A natural paradise, Lake Hope State Park lies entirely within the 18,200-acre Zaleski State Forest in the valley of Big Sandy Run. It is a rugged, heavily forested region traversed by steep gorges and narrow ridges. Abandoned mines, ancient mounds and beautiful scenery provide interest and pleasure for hikers, photographers, nature lovers and historians alike at one of Ohio's most historic and scenic state parks.
Nature of the Area
Lake Hope State Park is truly a nature lover's dream. In the forest-draped hills, the observant visitor can discover the abundant natural resources of this wild and scenic park.

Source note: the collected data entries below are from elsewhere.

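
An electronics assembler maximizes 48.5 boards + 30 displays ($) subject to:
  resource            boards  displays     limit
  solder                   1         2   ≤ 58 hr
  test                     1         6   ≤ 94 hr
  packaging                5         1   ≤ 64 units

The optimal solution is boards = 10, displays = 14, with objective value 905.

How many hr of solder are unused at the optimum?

solder used = 1·10 + 2·14 = 38; slack = 58 − 38 = 20.

20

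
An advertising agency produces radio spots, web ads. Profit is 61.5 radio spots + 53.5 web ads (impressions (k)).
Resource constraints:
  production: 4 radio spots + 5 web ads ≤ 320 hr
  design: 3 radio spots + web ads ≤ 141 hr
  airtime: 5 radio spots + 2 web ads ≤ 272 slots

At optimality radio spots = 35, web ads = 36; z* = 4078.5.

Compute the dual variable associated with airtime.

Binding: production and design. Non-binding: airtime (25 unused).
Since airtime is not tight, its dual is 0.
From A_Bᵀ y = c: 4·y_production + 3·y_design = 61.5; 5·y_production + 1·y_design = 53.5.
This yields shadow prices y_production = 9, y_design = 8.5.
Shadow price of airtime = 0.

0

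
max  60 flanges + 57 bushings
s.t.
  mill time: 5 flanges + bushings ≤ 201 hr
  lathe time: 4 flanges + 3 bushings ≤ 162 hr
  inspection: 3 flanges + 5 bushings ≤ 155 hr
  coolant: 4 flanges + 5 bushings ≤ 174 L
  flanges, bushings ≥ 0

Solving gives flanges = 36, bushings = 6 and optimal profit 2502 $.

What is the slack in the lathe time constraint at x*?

0

lathe time used = 4·36 + 3·6 = 162; slack = 162 − 162 = 0.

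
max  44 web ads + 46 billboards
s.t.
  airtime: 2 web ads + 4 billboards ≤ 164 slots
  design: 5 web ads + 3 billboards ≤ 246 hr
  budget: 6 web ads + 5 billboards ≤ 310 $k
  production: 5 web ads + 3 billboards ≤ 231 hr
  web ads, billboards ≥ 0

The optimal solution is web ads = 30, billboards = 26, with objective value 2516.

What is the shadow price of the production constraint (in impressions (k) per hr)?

0

At the optimum: airtime uses 164 of 164 (binding); design uses 228 of 246 (slack = 18); budget uses 310 of 310 (binding); production uses 228 of 231 (slack = 3).
Since design, production are not tight, their duals are 0.
Dual feasibility on the basic columns requires 2·y_airtime + 6·y_budget = 44, 4·y_airtime + 5·y_budget = 46.
This yields shadow prices y_airtime = 4, y_budget = 6.
Shadow price of production = 0.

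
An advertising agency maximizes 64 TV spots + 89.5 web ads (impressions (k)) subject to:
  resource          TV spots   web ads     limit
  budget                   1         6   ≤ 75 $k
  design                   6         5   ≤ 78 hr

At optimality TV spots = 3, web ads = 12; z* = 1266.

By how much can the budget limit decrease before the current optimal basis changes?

62

Binding constraints: budget, design. The basis is B = [[1,6],[6,5]] with det -31.
Per unit decrease in budget, x* moves by d = (0.1613, -0.1935).
The basis stays optimal until web ads reaches 0; allowable decrease = 62 $k.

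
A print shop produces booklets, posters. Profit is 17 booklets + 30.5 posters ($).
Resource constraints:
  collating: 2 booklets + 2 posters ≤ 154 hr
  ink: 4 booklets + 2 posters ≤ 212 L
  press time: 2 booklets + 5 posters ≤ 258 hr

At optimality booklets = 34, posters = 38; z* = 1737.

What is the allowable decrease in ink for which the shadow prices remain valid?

108.8

Binding constraints: ink, press time. The basis is B = [[4,2],[2,5]] with det 16.
Per unit decrease in ink, x* moves by d = (-0.3125, 0.125).
The basis stays optimal until booklets reaches 0; allowable decrease = 108.8 L.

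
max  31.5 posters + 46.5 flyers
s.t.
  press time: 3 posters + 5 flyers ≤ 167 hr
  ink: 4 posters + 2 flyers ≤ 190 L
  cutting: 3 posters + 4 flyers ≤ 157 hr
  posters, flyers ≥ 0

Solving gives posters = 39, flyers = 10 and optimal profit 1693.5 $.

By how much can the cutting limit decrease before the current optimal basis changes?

Binding constraints: press time, cutting. The basis is B = [[3,5],[3,4]] with det -3.
Per unit decrease in cutting, x* moves by d = (-1.6667, 1).
The basis stays optimal until posters reaches 0; allowable decrease = 23.4 hr.

23.4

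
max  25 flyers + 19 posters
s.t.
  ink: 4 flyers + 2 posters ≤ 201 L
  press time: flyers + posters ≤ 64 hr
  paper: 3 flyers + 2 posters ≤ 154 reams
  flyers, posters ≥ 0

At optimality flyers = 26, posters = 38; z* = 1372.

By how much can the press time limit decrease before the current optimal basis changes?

10.5

Binding constraints: press time, paper. The basis is B = [[1,1],[3,2]] with det -1.
Per unit decrease in press time, x* moves by d = (2, -3).
The basis stays optimal until ink becomes binding; allowable decrease = 10.5 hr.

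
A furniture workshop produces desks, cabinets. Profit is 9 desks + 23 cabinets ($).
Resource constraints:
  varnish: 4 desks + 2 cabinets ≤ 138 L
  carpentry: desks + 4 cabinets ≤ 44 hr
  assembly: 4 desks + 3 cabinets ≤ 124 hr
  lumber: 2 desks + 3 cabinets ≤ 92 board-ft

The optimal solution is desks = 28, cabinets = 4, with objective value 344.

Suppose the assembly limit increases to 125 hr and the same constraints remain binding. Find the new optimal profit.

At the optimum: varnish uses 120 of 138 (slack = 18); carpentry uses 44 of 44 (binding); assembly uses 124 of 124 (binding); lumber uses 68 of 92 (slack = 24).
Since varnish, lumber are not tight, their duals are 0.
Dual feasibility on the basic columns requires 1·y_carpentry + 4·y_assembly = 9, 4·y_carpentry + 3·y_assembly = 23.
Solving: y_carpentry = 5, y_assembly = 1.
Δz = y_assembly·Δb = 1 × (1) = 1, so new z* = 344 + 1 = 345.

345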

Although most of the forest was cut to fuel the iron smelting industry that once flourished here, the land has recovered and supports a magnificent, second-growth forest. Oak and hickory are the dominant trees while the woodland floor harbors a fascinating assemblage of shrubs and wildflowers. The yellow lady's slipper ,one of the rarest and most showy orchids, blooms in secluded hollows. Other spring wildflowers such as blue-eyed mary, bloodroot and wild geranium can be found in abundance.
Deer and wild turkeys are often seen in a number of park locations. Of the many animals inhabiting the park, none is as popular as the beaver. As nature's dam builders, the beavers are found in numbers and can be observed near the quiet inlets of the lake.
History of the Area
Though the roar of the iron furnaces no longer echoes through the hills of Vinton County, there are many reminders of days gone by at Lake Hope State Park. Situated at the heart of Ohio's Hanging Rock iron region, Lake Hope State Park reflects the rich history of much of southeastern Ohio.
The Hope Furnace was built here over 100 years ago to process the iron ore extracted from the region's sandstone bedrock. The iron resulting from the ore smelting process was used to produce many different items, including ammunition and cannon for the Union Army during the Civil War. Hundreds of men labored cutting timber, working the furnace and driving teams of mules hauling iron ore to the furnace. Charcoal fires were tended 24 hours a day; so much wood was required for this process that the surrounding hillsides were almost completely stripped of their timber. At the height of the Hope Furnace's production, Ohio was one of the nation's leading producers of iron. As time passed, iron ore was discovered farther west and Ohio's reputation as a major iron producer waned.
By 1900, nearly all of the major furnaces in southern Ohio were shut down. Today, the Hope Furnace chimney and some of the foundation are all that remain of the structure. In the vicinity of the chimney, one may find pieces of slag, the cast-off residue from the smelting process. These pock-marked, glass-like piece shave now become a part of the forest floor. The forest we now see is one that has grown back where hundreds of years ago a primeval forest once stood.
For a time, coal was an important Vinton County export. A number of mines tunneled into the hills and large quantities of coal were transported out in ox-drawn coal cars. Most of the mines were abandoned early in this century.
Lake Hope State Park was created in 1949 when the Division of Parks and Recreation came into existence.